While the Streamgraph provides the user with a better overview of the distribution of the words (also in time) is better for comparison between different songs, and is visually more appealing (especially since it resembles the frequency visualization that is commonly used for music), the unit chart is better suited for the exploration of the data, as we could show the word in the context of the comment through interactivity. Also the attributes “word” and “category” would be more easy to map in the unit chart, since position could be used as a visual variable.



Afterthoughts / Questions

  • How do we handle the element of time in our visualization? We want the data to update as the respective song is playing, which means we have an element of animation. We are not sure however how to best present that. Should we mask the Streamgraph and reveal it when the song plays? Would that be too boring? Should it organically grow?
    Were and how do the markers in the unit chart appear? Do they pop up or come in from a specific time?
  • How can we make our visualization visually interesting enough to be enjoyable and novel enough for the user without it being totally arbitrary and unreadable?
  • The unit markers give us an opportunity to play with – can we do something “fancy” with them?

Working 21 – 31 March

Working on data acquisition and clean-up.

We started to scrape some test data (comments), clean, sort and rank the included words through Python to create our “library” of words used in music comments.

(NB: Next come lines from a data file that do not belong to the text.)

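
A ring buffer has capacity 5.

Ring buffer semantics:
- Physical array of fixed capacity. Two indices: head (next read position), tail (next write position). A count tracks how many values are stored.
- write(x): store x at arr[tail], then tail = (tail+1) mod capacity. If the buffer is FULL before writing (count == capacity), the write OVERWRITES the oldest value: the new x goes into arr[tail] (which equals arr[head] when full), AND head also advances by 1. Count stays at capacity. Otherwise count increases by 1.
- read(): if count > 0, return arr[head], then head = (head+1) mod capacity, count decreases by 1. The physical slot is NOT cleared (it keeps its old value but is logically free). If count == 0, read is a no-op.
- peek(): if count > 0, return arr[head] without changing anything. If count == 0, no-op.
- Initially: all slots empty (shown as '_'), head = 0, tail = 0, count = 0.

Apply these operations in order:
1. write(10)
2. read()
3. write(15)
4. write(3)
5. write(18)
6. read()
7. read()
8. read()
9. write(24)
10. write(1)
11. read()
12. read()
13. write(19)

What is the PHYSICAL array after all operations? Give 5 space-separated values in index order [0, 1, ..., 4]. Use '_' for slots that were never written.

After op 1 (write(10)): arr=[10 _ _ _ _] head=0 tail=1 count=1
After op 2 (read()): arr=[10 _ _ _ _] head=1 tail=1 count=0
After op 3 (write(15)): arr=[10 15 _ _ _] head=1 tail=2 count=1
After op 4 (write(3)): arr=[10 15 3 _ _] head=1 tail=3 count=2
After op 5 (write(18)): arr=[10 15 3 18 _] head=1 tail=4 count=3
After op 6 (read()): arr=[10 15 3 18 _] head=2 tail=4 count=2
After op 7 (read()): arr=[10 15 3 18 _] head=3 tail=4 count=1
After op 8 (read()): arr=[10 15 3 18 _] head=4 tail=4 count=0
After op 9 (write(24)): arr=[10 15 3 18 24] head=4 tail=0 count=1
After op 10 (write(1)): arr=[1 15 3 18 24] head=4 tail=1 count=2
After op 11 (read()): arr=[1 15 3 18 24] head=0 tail=1 count=1
After op 12 (read()): arr=[1 15 3 18 24] head=1 tail=1 count=0
After op 13 (write(19)): arr=[1 19 3 18 24] head=1 tail=2 count=1

Answer: 1 19 3 18 24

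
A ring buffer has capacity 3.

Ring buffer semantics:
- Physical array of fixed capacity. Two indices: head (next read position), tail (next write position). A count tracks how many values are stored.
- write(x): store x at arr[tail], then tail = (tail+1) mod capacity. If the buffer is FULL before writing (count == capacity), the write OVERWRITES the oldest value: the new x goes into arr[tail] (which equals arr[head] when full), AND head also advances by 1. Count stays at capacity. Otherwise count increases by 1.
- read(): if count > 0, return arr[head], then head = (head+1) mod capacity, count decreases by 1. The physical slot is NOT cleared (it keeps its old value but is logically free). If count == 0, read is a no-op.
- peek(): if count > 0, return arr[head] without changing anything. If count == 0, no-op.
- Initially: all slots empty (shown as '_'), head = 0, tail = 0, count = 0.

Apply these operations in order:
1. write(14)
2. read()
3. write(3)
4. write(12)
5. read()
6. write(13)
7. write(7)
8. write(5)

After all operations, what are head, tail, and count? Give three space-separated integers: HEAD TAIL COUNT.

After op 1 (write(14)): arr=[14 _ _] head=0 tail=1 count=1
After op 2 (read()): arr=[14 _ _] head=1 tail=1 count=0
After op 3 (write(3)): arr=[14 3 _] head=1 tail=2 count=1
After op 4 (write(12)): arr=[14 3 12] head=1 tail=0 count=2
After op 5 (read()): arr=[14 3 12] head=2 tail=0 count=1
After op 6 (write(13)): arr=[13 3 12] head=2 tail=1 count=2
After op 7 (write(7)): arr=[13 7 12] head=2 tail=2 count=3
After op 8 (write(5)): arr=[13 7 5] head=0 tail=0 count=3

Answer: 0 0 3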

It became apparent that we would need to further clean/filter the data. We made a list of stop words ([..] stop words are words which are filtered out before or after processing of natural language data (text). […] stop words usually refer to the most common words in a language […] source: wikipedia) by combining several stop word list which we found online. Next we created a “spam filter” list, to exclude words that originated from spam comments. After using those “filters” we refined the them again. We repeated this process several times.
Ultimately we modified the clean-up to exclude spam comments before ranking, which immensely improved the resulting list.

When the clean-up code was working sufficiently, we enlarged the data set to check the code’s scalability. For that we chose 3 songs from Soundcloud’s charts for 3 genres (Rap/Hip-Hop, Pop, Metal) which we decided on beforehand.